The first brew of the tea tasted like coffee, chocolate, and red fruit all mixed together. I chose the color red arbitrarily, but that was the feeling I got, and I associate “red fruit” with a particular flavor. Something like candied hawthorn. There was absolutely no bitterness in the tea, and the overall flavor was very dark. Bei Dou’s flavor matured with each subsequent brew. The warm fruit notes evolved into a more fully bloomed warm candy flavor. The “mouth feel,” while not very thick, was quite satisfying. I experimented with different infusion times for this tea and found that for Bei Dou it’s best not to rush the brewing. While sometimes I do a lot of quick, successive brews, I found that with Bei Dou it’s best to let the water rest a little bit between filling the gaiwan and pouring it out. The color of the tea liquor was exactly as I’d expected; It was a somewhat clear brownish-red.
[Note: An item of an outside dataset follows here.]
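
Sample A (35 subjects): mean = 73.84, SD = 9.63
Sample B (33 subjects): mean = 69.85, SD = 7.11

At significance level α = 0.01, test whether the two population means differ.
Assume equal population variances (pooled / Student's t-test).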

I would have like the color to be a bit more vibrant, but what the tea lacks in color it makes up for in flavor.
I’m incredibly impressed by this tea. My experience with buying Chinese teas in the west had not been positive until I came across Mei Leaf. Previously I’d purchased Harley and Sons Lapsang Souchong and found the tea to be so unpalatable I threw it out. I’m glad I’ve found at least one place that sells pretty good tea. Thank you, Mei Leaf.